Evidence identified fronto-limbic and thalamo-cortical networks as key predictors of CBT response across the nine studies. Task-based fMRI studies showed lower pretreatment activity in subgenual anterior cingulate cortex which predicted superior outcomes. Siegle et al. demonstrated over 75% accuracy in classifying responders and 70% accuracy in remitters (R²=0.29) amongst 49 unmedicated adults. In 22 adults, Richy et al. found greater pretreatment ventromedial prefrontal and anterior temporal activation predicted symptom reduction with post treatment normalisation of fronto-limbic function. Feurer et al. found that greater rostral and subgenual anterior cingulate engagement predicted larger symptom improvement across psychotherapy modalities in 72 adults (B=−0.39, p=0.002).

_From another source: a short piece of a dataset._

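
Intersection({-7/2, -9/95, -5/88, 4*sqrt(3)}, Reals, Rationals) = {-7/2, -9/95, -5/88}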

Dunlop et al. showed subcallosal cingulate connectivity differentiated CBT vs antidepressant responders with 72–78% accuracy for remission and up to 89% accuracy for non-responders in 122 treatment-naive adults. In 30 adolescent participants, Tymofiyeva et al. demonstrated using structural diffusion imaging that greater thalamo-cortical connectivity predicted CBT response with 83% accuracy. Using Neurochemical imaging Dunlop and Mayberg showed that lower anterior insula metabolism predicted CBT response compared to subgenual anterior cingulate hypermetabolism which predicted non-response in 63 adults with MDD. Feurer et al. in 2 separate studies showed that in 112 adolescents with MDD, electrophysiological studies demonstrated that reduced reward positivity, increased late positive potential during reappraisal, and enhanced neural differentiation during self-referential processing predicted CBT outcomes more reliably than self-report measures. A systematic review by Fonseka et al. confirmed consistent involvement of anterior cingulate, prefrontal, insular and limbic regions.

Conclusion:

Neuroimaging and electrophysiological biomarkers show promise for predicting CBT response in depression, particularly within anterior cingulate, prefrontal, insular, and thalamo-cortical neural circuits. Despite this, heterogeneity and limitation in replication restrict clinical translation. Larger, prospective, multimodal studies are needed to validate the use of biomarkers in psychotherapy for MDD.